说完,看也不看二亦子一眼,就高傲的走开了。二亦子面色尴尬的站在那里,微微失落的望着大烧包的背影。这时,黑寡妇踱了过来,二亦子立刻摊开双翅,用一种不无伤感的语气说道:

十五个月以前,我还是一位英俊潇洒的公鸡,日子过得无忧无虑:喝喝酒,打打鸣,没事的时候就找漂亮的小母鸡调调情。可我的主人,那个大头乌龟马三顺,为了巴结村长,非把我给灌醉了,让我坐在窝里孵鸡崽,然后把孵出的鸡崽送给村长老婆。又当爹又当妈的照顾了两窝鸡崽,把我搞得脾气都变了,整日男不男女不女的。——你说,这不是典型的逼良为娼吗?

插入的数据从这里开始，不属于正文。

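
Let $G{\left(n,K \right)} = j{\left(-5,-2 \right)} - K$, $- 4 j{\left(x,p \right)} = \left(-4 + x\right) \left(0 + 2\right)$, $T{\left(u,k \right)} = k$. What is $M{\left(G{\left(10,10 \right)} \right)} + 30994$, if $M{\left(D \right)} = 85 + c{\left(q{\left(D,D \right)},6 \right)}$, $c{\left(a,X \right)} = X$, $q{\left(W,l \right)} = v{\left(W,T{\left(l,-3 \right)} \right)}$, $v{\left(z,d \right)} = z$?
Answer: $31085$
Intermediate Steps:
$q{\left(W,l \right)} = W$
$j{\left(x,p \right)} = 2 - \frac{x}{2}$ ($j{\left(x,p \right)} = - \frac{\left(-4 + x\right) \left(0 + 2\right)}{4} = - \frac{\left(-4 + x\right) 2}{4} = - \frac{-8 + 2 x}{4} = 2 - \frac{x}{2}$)
$G{\left(n,K \right)} = \frac{9}{2} - K$ ($G{\left(n,K \right)} = \left(2 - - \frac{5}{2}\right) - K = \left(2 + \frac{5}{2}\right) - K = \frac{9}{2} - K$)
$M{\left(D \right)} = 91$ ($M{\left(D \right)} = 85 + 6 = 91$)
$M{\left(G{\left(10,10 \right)} \right)} + 30994 = 91 + 30994 = 31085$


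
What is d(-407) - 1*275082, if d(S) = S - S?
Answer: -275082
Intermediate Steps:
d(S) = 0
d(-407) - 1*275082 = 0 - 1*275082 = 0 - 275082 = -275082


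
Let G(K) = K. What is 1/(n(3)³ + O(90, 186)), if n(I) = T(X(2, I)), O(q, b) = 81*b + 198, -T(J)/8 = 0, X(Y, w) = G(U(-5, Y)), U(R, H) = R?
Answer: 1/15264 ≈ 6.5514e-5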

徐娘半老风韵犹存的黑寡妇嫣然一笑,用同病相怜的语气说道:

唉,真是同是天涯沦落鸡啊!——我本来是想孵鸡崽的,可我的主人,那个狗操驴日的麻雨晴,听说村长酷爱吃荷包蛋,害怕我因为孵了鸡崽而影响村长吃蛋,就在我的尾巴上插了一面红旗,又把我丢到水里和鸭们鹅们一道游泳,害得我患上非典型性禽流感,从此终生不孕不育。我现在是看见小鸡崽子便气不打一处来啊!

……

二亦子正和黑寡妇聊得投机,突然,咚咚咚,院门被从外面敲响了,一片闹闹嚷嚷的声音。我和芦芦回头看时,带头敲门的却是村长:

老背锅,起床没有?我*你妈,昨天夜里咱村又招了贼啦,——丢了四十多只鸡!

5

来啦来啦!

老背锅一面连声应答一面快步走出厨房,跑向院门。明明和安安也各自端着饭碗,走了出来。安安抢先一步拉开院门,村长带人涌进院内,一脚踢在了老背锅的屁股上:

老背锅,我*你妈,昨天夜里又卖沟子去了,咋迟迟不见开门?——呀,明明安安两个大侄子回来啦?……

老背锅双手捧着饭碗,站在村长面前嘿嘿的谄笑着。明明没有说话,倒是安安有些不冷不热的答道:

村长大叔,我们家夜里当然也招了贼啦。我和明明听到声响,赶紧起床,一口气追了二里多地,这才把我们家的鸡,还有全村的鸡,都追了回来。我们原本打算把鸡一家一家的给你们送还回去,可明明说你们都在睡觉,不好意思打扰,再说又是黑灯瞎火的,也分不清各家的鸡,所以就没有送还。——呶,现在,他们都在院里散步呢!

啊呀,明明安安哪,你们真是好样的!——要不是你们兄弟,我老婆子家的鸡恐怕这会都进了城里的卤鸡店啦!

村长还没有来得及开口,老四奶奶就又是感激又是高兴的说道。然后,马三顺、麻雨晴便迫不及待的各自在鸡群中辨认着自家的鸡,又在老背锅面前连声说着感谢的话语。老背锅擦着嘴角的饭粒,高兴得脸上乐开了花。

接下来,村民们就各人领着自家的鸡,高高兴兴的走回家去。村长走在最后,走到门楼下面了,却又扭过头去:

明明安安,看不出来,你们还真是有点能耐啊!

……

皆大欢喜啊!

望着这温馨和谐的一幕,我不由得大声感叹。可是,身旁的芦芦却望着村长的背影,若有所思般的冷冷一笑:

我倒觉得,事情并没有这样简单!

说完,就展翅飞向地面,准备开始工作了;我也赶紧展开翅膀,飞在后面。——这才叫夫唱妇随呢!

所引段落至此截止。